To be clear, the facts alleged in the Complaint describe Vertafore as having stored the data on servers under Vertafore's control, meaning the data was never actually knowingly disclosed to anyone outside of Vertafore. The factual allegations also plainly state that anyone that may have obtained the data did so in an unauthorized manner, which undercuts the notion that Vertafore knowingly disclosed the data to those unauthorized individuals for any specific purpose. Moreover, I see no factual allegation explaining the improper purpose of the purported impermissible disclosure. Plaintiffs clearly detail that “Vertafore is an insurance software company that provides enterprise software solutions” for the insurance industry. Dkt. 1 at 3. Thus, Vertafore's purpose of managing the affected data files is a covered permissible use under 18 U.S.C. § 2721(b)(6), which covers uses by “any insurer or insurance support organization, or by a self-insured entity, or its agents, employees, or contractors, in connection with claims investigation activities, antifraud activities, rating or underwriting.” As if all these deficiencies are not enough, the Press Release on which Plaintiffs exclusively base their claim, outright states that the affected data files had been “inadvertently stored in an unsecured external storage service” and describes Vertafore's efforts to remediate the problem. Dkt. 38-1 at 2. Importantly, Plaintiffs have not offered any factual enhancement disputing the facts as stated in the Press Release.
I am free to reference the Press Release because it is central to Plaintiffs' claim, Plaintiffs specifically reference the Press Release in the Complaint, and Vertafore attached the Press Release to its motion to dismiss. See Lone Star Fund, 594 F.3d at 387.
In sum, I find that Plaintiffs' allegation that Vertafore knowingly disclosed their personal information for an improper purpose is nothing more than a conclusory allegation or legal conclusion masquerading as a factual conclusion. See ABC Arbitrage Plaintiffs Grp. v. Tchuruk, 291 F.3d 336, 348 (5th Cir. 2002). As explained by the Fifth Circuit, this “will not suffice to prevent dismissal under Rule 12(b)(6).” Id.
CONCLUSION
For the reasons stated above, I recommend that Vertafore's Motion to Dismiss (Dkt. 38) be GRANTED.
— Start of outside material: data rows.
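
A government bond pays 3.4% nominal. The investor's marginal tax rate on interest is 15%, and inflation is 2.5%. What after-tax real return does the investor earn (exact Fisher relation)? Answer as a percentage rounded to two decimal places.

0.38%

After-tax nominal return = 3.4% × (1 − 0.15) = 2.8900%.
1 + r = 1.02890 / 1.02500 = 1.003805
After-tax real rate = 1.003805 − 1 → 0.38%.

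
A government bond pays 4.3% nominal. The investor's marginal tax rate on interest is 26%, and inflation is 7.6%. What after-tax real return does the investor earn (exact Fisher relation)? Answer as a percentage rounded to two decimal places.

After-tax nominal return = 4.3% × (1 − 0.26) = 3.1820%.
1 + r = 1.03182 / 1.07600 = 0.958941
After-tax real rate = 0.958941 − 1 → -4.11%.

-4.11%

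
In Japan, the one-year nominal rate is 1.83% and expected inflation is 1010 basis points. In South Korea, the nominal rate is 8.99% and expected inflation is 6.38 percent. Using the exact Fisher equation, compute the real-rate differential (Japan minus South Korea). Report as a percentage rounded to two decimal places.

-9.96%

Japan: (1 + 0.0183)/(1 + 0.1010) − 1 = -7.5114%
South Korea: (1 + 0.0899)/(1 + 0.0638) − 1 = 2.4535%
Differential = -7.5114% − 2.4535% = -9.9648% → -9.96%.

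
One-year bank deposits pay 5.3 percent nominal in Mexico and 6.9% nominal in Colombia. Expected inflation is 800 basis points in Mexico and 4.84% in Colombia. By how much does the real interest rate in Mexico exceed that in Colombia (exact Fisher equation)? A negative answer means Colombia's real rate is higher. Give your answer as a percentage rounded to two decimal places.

Mexico: (1 + 0.0530)/(1 + 0.0800) − 1 = -2.5000%
Colombia: (1 + 0.0690)/(1 + 0.0484) − 1 = 1.9649%
Differential = -2.5000% − 1.9649% = -4.4649% → -4.46%.

-4.46%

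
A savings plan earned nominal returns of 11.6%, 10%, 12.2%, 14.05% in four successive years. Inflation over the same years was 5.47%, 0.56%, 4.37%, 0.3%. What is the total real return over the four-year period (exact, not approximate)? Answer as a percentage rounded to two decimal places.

Nominal growth factor = 1.1160 × 1.1000 × 1.1220 × 1.1405 = 1.570887
Price-level growth factor = 1.0547 × 1.0056 × 1.0437 × 1.0030 = 1.110276
Real growth factor = 1.570887 / 1.110276 = 1.414862
Total real return = 1.414862 − 1 → 41.49%.

41.49%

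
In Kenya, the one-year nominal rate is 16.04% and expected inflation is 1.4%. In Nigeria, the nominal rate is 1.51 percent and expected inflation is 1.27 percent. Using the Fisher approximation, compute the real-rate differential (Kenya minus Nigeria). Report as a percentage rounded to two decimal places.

14.40%

Kenya: 16.04% − 1.4% = 14.640%
Nigeria: 1.51% − 1.27% = 0.240%
Differential = 14.400% → 14.40%.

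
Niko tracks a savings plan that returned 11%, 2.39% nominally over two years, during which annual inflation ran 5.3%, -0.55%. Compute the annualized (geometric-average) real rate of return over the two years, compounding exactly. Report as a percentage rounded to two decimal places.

Compound the nominal returns: 1.1100 × 1.0239 = 1.13652900.
Compound inflation: 1.0530 × 0.9945 = 1.04720850.
Deflate: 1.13652900 / 1.04720850 = 1.08529390.
Annualized real rate = 1.08529390^(1/2) − 1 = 4.1774% → 4.18%.

4.18%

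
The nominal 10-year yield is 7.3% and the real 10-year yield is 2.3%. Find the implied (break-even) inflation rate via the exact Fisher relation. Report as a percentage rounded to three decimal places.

4.888%

(1 + π) = (1 + i)/(1 + r) = 1.07300 / 1.02300 = 1.048876
Break-even inflation = 1.048876 − 1 → 4.888%.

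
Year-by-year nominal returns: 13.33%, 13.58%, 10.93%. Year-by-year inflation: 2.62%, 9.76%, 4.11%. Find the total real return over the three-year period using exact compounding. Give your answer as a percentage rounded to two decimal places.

21.77%

Compound the nominal returns: 1.1333 × 1.1358 × 1.1093 = 1.427893.
Compound inflation: 1.0262 × 1.0976 × 1.0411 = 1.172650.
Deflate: 1.427893 / 1.172650 = 1.217663.
Total real return = 1.217663 − 1 → 21.77%.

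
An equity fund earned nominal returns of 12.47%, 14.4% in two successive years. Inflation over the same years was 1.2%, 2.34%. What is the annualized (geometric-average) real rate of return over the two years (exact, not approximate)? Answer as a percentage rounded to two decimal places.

11.46%

Compound the nominal returns: 1.1247 × 1.1440 = 1.28665680.
Compound inflation: 1.0120 × 1.0234 = 1.03568080.
Deflate: 1.28665680 / 1.03568080 = 1.24232949.
Annualized real rate = 1.24232949^(1/2) − 1 = 11.4598% → 11.46%.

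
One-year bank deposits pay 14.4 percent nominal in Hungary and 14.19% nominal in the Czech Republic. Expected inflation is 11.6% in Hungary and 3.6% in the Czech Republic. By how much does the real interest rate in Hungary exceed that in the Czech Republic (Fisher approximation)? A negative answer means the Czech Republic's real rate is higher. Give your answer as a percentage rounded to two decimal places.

-7.79%

Hungary: 14.4% − 11.6% = 2.800%
The Czech Republic: 14.19% − 3.6% = 10.590%
Differential = -7.790% → -7.79%.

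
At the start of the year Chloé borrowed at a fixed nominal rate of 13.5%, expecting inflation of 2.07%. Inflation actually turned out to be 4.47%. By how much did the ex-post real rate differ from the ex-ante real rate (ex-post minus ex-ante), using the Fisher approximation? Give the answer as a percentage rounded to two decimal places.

-2.40%

Ex-ante: 13.5% − 2.07% = 11.430%
Ex-post: 13.5% − 4.47% = 9.030%
Difference (ex-post − ex-ante) = -2.4000% → -2.40%.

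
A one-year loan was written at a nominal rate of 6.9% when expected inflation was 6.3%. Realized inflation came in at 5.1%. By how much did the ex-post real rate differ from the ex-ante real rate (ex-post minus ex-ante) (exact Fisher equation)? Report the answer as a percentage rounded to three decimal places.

Ex-ante: (1 + 0.0690)/(1 + 0.0630) − 1 = 0.5644%
Ex-post: (1 + 0.0690)/(1 + 0.0510) − 1 = 1.7127%
Difference (ex-post − ex-ante) = 1.1482% → 1.148%.

1.148%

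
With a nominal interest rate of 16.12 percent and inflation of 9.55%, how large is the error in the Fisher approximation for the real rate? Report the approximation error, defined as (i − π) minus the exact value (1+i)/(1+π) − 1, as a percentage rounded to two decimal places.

0.57%

Approximate: r ≈ 16.120% − 9.550% = 6.5700%
Exact: (1 + 0.1612)/(1 + 0.0955) − 1 = 5.9973%
Error = 6.5700% − 5.9973% = 0.5727% → 0.57%.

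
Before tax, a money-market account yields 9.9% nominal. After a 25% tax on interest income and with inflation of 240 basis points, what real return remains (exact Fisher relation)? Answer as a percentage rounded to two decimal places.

4.91%

After-tax nominal return = 9.9% × (1 − 0.25) = 7.4250%.
1 + r = 1.07425 / 1.02400 = 1.049072
After-tax real rate = 1.049072 − 1 → 4.91%.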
The Clerk shall provide copies of this Memorandum and Recommendation to the respective parties who have fourteen days from the receipt to file written objections pursuant to Federal Rule of Civil Procedure 72(b) and General Order 2002-13. Failure to file written objections within the time period mentioned shall bar an aggrieved party from attacking the factual findings and legal conclusions on appeal.